Hi,
We are in the process of migrating our LMS to OpenEdx which seems to be a great option for us. LMS is just one part of our platform. We are trying to make the auth flow seamless for the users.
The problem statement is: We want the users to be authenticated when they come on OpenEdx from our platform(only if the user is already logged in on our platform)
Sample flow
The above diagram shows our sample architecture.
Note:
- All these will be on the same domain(different sub-domains).
- Platform X and Y use the same database, but OpenEdx will use a separate database.
After going through the SSO features that OpenEdx provides, I was not able to come up with a solution that would solve my problem(I agree this might be a particular case).
If i am missing something here, please share the particular resource.
Possible solution i came up with
Share cookies across our domain(SESSION_COOKIE_DOMAIN = "example.com") and adding a Django middleware that performs the following functions:
- Checks if the user is authenticated(request.user.is_authenticated). If authenticated does nothing.
- If not authenticated make a request to platform X(a private API/URL which can be used to exchange some basic user info) which passes the session along with the request. if we receive the user info then get_or_create(**user_infor) and log in the user.

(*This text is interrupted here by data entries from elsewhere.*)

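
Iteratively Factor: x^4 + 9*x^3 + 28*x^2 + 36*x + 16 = (x + 2)*(x^3 + 7*x^2 + 14*x + 8) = (x + 2)^2*(x^2 + 5*x + 4) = (x + 2)^2*(x + 4)*(x + 1)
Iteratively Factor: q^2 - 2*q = (q)*(q - 2)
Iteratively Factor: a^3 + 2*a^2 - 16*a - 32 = (a + 4)*(a^2 - 2*a - 8) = (a - 4)*(a + 4)*(a + 2)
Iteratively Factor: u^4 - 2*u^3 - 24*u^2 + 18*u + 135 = (u - 3)*(u^3 + u^2 - 21*u - 45) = (u - 5)*(u - 3)*(u^2 + 6*u + 9) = (u - 5)*(u - 3)*(u + 3)*(u + 3)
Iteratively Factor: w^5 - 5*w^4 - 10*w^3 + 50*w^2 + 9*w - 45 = (w + 1)*(w^4 - 6*w^3 - 4*w^2 + 54*w - 45) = (w - 5)*(w + 1)*(w^3 - w^2 - 9*w + 9) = (w - 5)*(w - 3)*(w + 1)*(w^2 + 2*w - 3) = (w - 5)*(w - 3)*(w - 1)*(w + 1)*(w + 3)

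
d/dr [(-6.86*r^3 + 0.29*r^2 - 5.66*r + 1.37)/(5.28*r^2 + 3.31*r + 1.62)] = (-36.2208*r^4 - 45.4132*r^3 - 2.49489999999999*r^2 - 13.5276*r - 13.7039)/(27.8784*r^4 + 34.9536*r^3 + 28.0633*r^2 + 10.7244*r + 2.6244)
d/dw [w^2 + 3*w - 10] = 2*w + 3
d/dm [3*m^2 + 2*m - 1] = 6*m + 2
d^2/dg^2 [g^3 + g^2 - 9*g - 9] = 6*g + 2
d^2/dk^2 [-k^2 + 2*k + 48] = -2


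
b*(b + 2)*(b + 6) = b^3 + 8*b^2 + 12*b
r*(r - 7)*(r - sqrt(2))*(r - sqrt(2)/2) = r^4 - 7*r^3 - 3*sqrt(2)*r^3/2 + r^2 + 21*sqrt(2)*r^2/2 - 7*r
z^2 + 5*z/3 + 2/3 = (z + 2/3)*(z + 1)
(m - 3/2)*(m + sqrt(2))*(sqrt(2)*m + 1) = sqrt(2)*m^3 - 3*sqrt(2)*m^2/2 + 3*m^2 - 9*m/2 + sqrt(2)*m - 3*sqrt(2)/2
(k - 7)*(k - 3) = k^2 - 10*k + 21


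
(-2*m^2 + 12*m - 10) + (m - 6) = -2*m^2 + 13*m - 16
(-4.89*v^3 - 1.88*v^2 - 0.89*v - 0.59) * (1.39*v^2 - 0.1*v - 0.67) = -6.7971*v^5 - 2.1242*v^4 + 2.2272*v^3 + 0.5285*v^2 + 0.6553*v + 0.3953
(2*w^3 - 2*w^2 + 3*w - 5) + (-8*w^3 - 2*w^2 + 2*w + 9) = -6*w^3 - 4*w^2 + 5*w + 4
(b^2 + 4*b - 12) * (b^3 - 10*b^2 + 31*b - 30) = b^5 - 6*b^4 - 21*b^3 + 214*b^2 - 492*b + 360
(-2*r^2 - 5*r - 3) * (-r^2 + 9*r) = 2*r^4 - 13*r^3 - 42*r^2 - 27*r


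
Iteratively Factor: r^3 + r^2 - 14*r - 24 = (r - 4)*(r^2 + 5*r + 6) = (r - 4)*(r + 3)*(r + 2)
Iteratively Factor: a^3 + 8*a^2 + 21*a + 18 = (a + 2)*(a^2 + 6*a + 9) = (a + 2)*(a + 3)*(a + 3)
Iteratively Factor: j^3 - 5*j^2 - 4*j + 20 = (j + 2)*(j^2 - 7*j + 10) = (j - 2)*(j + 2)*(j - 5)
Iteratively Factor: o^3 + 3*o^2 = (o + 3)*(o^2) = o*(o + 3)*(o)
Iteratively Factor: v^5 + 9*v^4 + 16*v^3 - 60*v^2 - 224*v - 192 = (v - 3)*(v^4 + 12*v^3 + 52*v^2 + 96*v + 64) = (v - 3)*(v + 2)*(v^3 + 10*v^2 + 32*v + 32) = (v - 3)*(v + 2)*(v + 4)*(v^2 + 6*v + 8) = (v - 3)*(v + 2)^2*(v + 4)*(v + 4)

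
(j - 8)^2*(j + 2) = j^3 - 14*j^2 + 32*j + 128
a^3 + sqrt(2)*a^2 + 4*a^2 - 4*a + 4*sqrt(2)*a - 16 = (a + 4)*(a - sqrt(2))*(a + 2*sqrt(2))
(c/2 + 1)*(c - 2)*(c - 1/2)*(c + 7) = c^4/2 + 13*c^3/4 - 15*c^2/4 - 13*c + 7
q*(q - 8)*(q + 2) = q^3 - 6*q^2 - 16*q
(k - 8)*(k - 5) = k^2 - 13*k + 40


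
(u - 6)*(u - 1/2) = u^2 - 13*u/2 + 3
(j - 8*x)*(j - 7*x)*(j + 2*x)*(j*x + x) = j^4*x - 13*j^3*x^2 + j^3*x + 26*j^2*x^3 - 13*j^2*x^2 + 112*j*x^4 + 26*j*x^3 + 112*x^4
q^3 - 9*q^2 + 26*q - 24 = (q - 4)*(q - 3)*(q - 2)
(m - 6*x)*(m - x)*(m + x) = m^3 - 6*m^2*x - m*x^2 + 6*x^3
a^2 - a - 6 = (a - 3)*(a + 2)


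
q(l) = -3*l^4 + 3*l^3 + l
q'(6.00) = -2267.00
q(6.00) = -3234.00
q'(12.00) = -19439.00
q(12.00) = -57012.00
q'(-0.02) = 1.00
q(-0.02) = -0.02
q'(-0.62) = 7.32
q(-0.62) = -1.78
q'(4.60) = -976.59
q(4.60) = -1046.63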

Here’s the pseudocode of the middleware:
class CustomAuthMiddleware:
def __call__(self, request, *args: Any, **kwds: Any) -> Any:
if request.user.is_authenticated:
pass
else:
user_info = requests.GET(
"https://example.com/private-api/get-user", headers=get_request_session_headers(request) + {"Authorization": "Bearer Token"})
if user_info:
user_exists = user.objects.get(email=user_info.get("email"))
if user_exists:
login(request, user_exists)
else:
create_user(user_info)
login(request, user_exists)
else:
redirect_to_platform_x_login()
response = self.get_response(request)
return response
If you guys see any kind of flaws in this case. Please do share them.